[Note for TomDispatch Readers: Imagine this: were Donald (“Drill, Baby, Drill”) Trump to become president again in 2025, perhaps the greatest nightmare to follow would be his urge to reward the country’s major fossil-fuel companies for aiding him in his win and lend a painfully helpful hand in taking this planet down in a truly big-time way. After all, his surprise victory in 2016 was already a signal that the U.S. age of imperial dominance was ending. And as Alfred McCoy made strikingly clear in this “best of” TD piece, first published in 2019, Trump’s election then was a signal that America’s global imperial era was in distinct decline, as had been those of other great imperial powers in the course of history. The difference this time was that the decline and fall of American power globally wasn’t the only thing at stake, but the decline and fall of the planet itself to which Trump remains all too happy to lend a distinctly helping hand. That sense of double decline, imperial and planetary, historian McCoy caught brilliantly in this piece five years ago. If you didn’t read it then (and even if you did), read it (again) now! And keep in mind that, while my 2019 introduction to it is below, I did cut the note above it calling for TD readers to visit our donation page and help keep this site going. But don’t for a second doubt that TD needs you to do that no less (and perhaps more) today than it did then, so please consider lending a hand (or if you helped then, another hand!). Tom]

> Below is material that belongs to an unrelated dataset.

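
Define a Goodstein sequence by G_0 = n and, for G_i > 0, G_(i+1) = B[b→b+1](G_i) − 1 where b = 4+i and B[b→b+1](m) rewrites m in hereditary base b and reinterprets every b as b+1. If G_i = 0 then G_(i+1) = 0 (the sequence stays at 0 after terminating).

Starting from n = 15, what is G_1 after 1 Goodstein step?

step 0: 15 = 3·4 + 3; sub 5 for 4: 3·5 + 3; = 18; G_1 = 18−1 = 17
step 1: 17 = 3·5 + 2; sub 6 for 5: 3·6 + 2; = 20; G_2 = 20−1 = 19

17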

If you think of the age of Trump as a spectator sport, then perhaps the truly riveting show isn’t on the president’s Twitter feed or in his latest shout-outs to the press or at another of those “cabinet meetings” where everyone is obliged to publicly praise you-know-perfectly-well-who (and so does he). I wouldn’t for a second claim that any of those weren’t spectacles in a media world in which the very word “spectacle” is now spelled D-o-n-a-l-d-T-r-u-m-p. Still, if you’re into such things, I don’t think there’s a better one around than watching the president and his crew assiduously working to dismantle, piece by piece, an American imperial system, a genuine world order, that was almost three-quarters of a century in the making.
From his regular swipes at NATO to those threatened tariffs on German cars, from the ditching of the Iran nuclear pact to the withdrawal from the Paris climate accord, from the cutting of U.N. peacekeeping funds to leaving the U.N.’s Human Rights Council, from the threats against the international criminal court to those leveled at just about any trade pact in sight, America First has turned out to be a curious kind of America Second policy. After all, the structure of much of our planet since the middle of the last century has been an America First one (even if Donald Trump is clueless on the subject). Now, it’s being ditched and, in doing so, The Donald seems to be speeding up a process that, historically speaking, was already underway.

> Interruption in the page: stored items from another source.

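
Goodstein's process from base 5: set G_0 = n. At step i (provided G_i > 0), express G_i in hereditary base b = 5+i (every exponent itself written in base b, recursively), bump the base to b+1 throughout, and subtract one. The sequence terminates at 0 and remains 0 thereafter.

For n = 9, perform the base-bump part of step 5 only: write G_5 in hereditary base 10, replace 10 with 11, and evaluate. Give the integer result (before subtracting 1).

9

G_0 = 9. HB_5(9) = 5 + 4. Bump = 10. G_1 = 9.
G_1 = 9. HB_6(9) = 6 + 3. Bump = 10. G_2 = 9.
G_2 = 9. HB_7(9) = 7 + 2. Bump = 10. G_3 = 9.
G_3 = 9. HB_8(9) = 8 + 1. Bump = 10. G_4 = 9.
G_4 = 9. HB_9(9) = 9. Bump = 10. G_5 = 9.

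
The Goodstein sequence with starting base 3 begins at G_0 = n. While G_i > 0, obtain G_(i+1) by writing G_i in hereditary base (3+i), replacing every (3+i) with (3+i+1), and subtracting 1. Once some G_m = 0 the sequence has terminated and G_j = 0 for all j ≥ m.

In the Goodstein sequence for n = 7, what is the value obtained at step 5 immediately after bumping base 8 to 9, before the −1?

(0) 7|_3 = 2·3 + 1 ↦ 2·4 + 1|_4 = 9 ⇒ 8
(1) 8|_4 = 2·4 ↦ 2·5|_5 = 10 ⇒ 9
(2) 9|_5 = 5 + 4 ↦ 6 + 4|_6 = 10 ⇒ 9
(3) 9|_6 = 6 + 3 ↦ 7 + 3|_7 = 10 ⇒ 9
(4) 9|_7 = 7 + 2 ↦ 8 + 2|_8 = 10 ⇒ 9

10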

In that context, TomDispatch regular Alfred McCoy, author of In the Shadows of the American Century: The Rise and Decline of U.S. Global Power, offers a monumental look at what American decline is likely to mean in the context of the collapse of past world orders and on a planet that, thanks to climate change, seems to be in its own kind of decline. Tom
What Does It Take to Destroy a World Order?

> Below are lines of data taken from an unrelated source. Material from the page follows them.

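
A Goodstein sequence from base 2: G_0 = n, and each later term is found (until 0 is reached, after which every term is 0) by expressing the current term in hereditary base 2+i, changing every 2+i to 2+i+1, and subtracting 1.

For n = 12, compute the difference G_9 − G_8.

base 2: 12 = 2^(2 + 1) + 2^2; at 3: 3^(3 + 1) + 3^3 = 108; next = 107
base 3: 107 = 3^(3 + 1) + 2·3^2 + 2·3 + 2; at 4: 4^(4 + 1) + 2·4^2 + 2·4 + 2 = 1066; next = 1065
base 4: 1065 = 4^(4 + 1) + 2·4^2 + 2·4 + 1; at 5: 5^(5 + 1) + 2·5^2 + 2·5 + 1 = 15686; next = 15685
base 5: 15685 = 5^(5 + 1) + 2·5^2 + 2·5; at 6: 6^(6 + 1) + 2·6^2 + 2·6 = 280020; next = 280019
base 6: 280019 = 6^(6 + 1) + 2·6^2 + 6 + 5; at 7: 7^(7 + 1) + 2·7^2 + 7 + 5 = 5764911; next = 5764910
base 7: 5764910 = 7^(7 + 1) + 2·7^2 + 7 + 4; at 8: 8^(8 + 1) + 2·8^2 + 8 + 4 = 134217868; next = 134217867
base 8: 134217867 = 8^(8 + 1) + 2·8^2 + 8 + 3; at 9: 9^(9 + 1) + 2·9^2 + 9 + 3 = 3486784575; next = 3486784574
base 9: 3486784574 = 9^(9 + 1) + 2·9^2 + 9 + 2; at 10: 10^(10 + 1) + 2·10^2 + 10 + 2 = 100000000212; next = 100000000211
base 10: 100000000211 = 10^(10 + 1) + 2·10^2 + 10 + 1; at 11: 11^(11 + 1) + 2·11^2 + 11 + 1 = 3138428376975; next = 3138428376974

3038428376763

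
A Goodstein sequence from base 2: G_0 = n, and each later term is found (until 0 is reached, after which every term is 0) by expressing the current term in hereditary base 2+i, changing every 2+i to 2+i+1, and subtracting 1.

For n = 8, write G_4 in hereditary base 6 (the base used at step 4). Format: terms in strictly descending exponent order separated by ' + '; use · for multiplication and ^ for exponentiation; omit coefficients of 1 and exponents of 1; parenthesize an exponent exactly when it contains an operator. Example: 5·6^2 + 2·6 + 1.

[0] 8 ≡ 2^(2 + 1) (base 2). Lift 3: 81. −1: 80.
[1] 80 ≡ 2·3^3 + 2·3^2 + 2·3 + 2 (base 3). Lift 4: 554. −1: 553.
[2] 553 ≡ 2·4^4 + 2·4^2 + 2·4 + 1 (base 4). Lift 5: 6311. −1: 6310.
[3] 6310 ≡ 2·5^5 + 2·5^2 + 2·5 (base 5). Lift 6: 93396. −1: 93395.
[4] 93395 ≡ 2·6^6 + 2·6^2 + 6 + 5 (base 6). Lift 7: 1647196. −1: 1647195.

2·6^6 + 2·6^2 + 6 + 5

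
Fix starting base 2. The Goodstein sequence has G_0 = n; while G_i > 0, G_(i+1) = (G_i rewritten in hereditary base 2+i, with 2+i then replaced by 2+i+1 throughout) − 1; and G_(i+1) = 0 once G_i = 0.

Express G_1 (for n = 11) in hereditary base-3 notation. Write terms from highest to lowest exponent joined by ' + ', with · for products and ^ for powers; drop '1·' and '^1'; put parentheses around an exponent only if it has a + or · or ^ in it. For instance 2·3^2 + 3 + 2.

3^(3 + 1) + 3

[0] 11 ≡ 2^(2 + 1) + 2 + 1 (base 2). Lift 3: 85. −1: 84.
[1] 84 ≡ 3^(3 + 1) + 3 (base 3). Lift 4: 1028. −1: 1027.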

How Climate Change Could End Washington’s Global Dominion
Once upon a time in America, we could all argue about whether or not U.S. global power was declining. Now, most observers have little doubt that the end is just a matter of timing and circumstance. Ten years ago, I predicted that, by 2025, it would be all over for American power, a then-controversial comment that’s commonplace today. Under President Donald Trump, the once “indispensable nation” that won World War II and built a new world order has become dispensable indeed.
The decline and fall of American global power is, of course, nothing special in the great sweep of history. After all, in the 4,000 years since humanity’s first empire formed in the Fertile Crescent, at least 200 empires have risen, collided with other imperial powers, and in time collapsed. In the past century alone, two dozen modern imperial states have fallen and the world has managed just fine in the wake of their demise.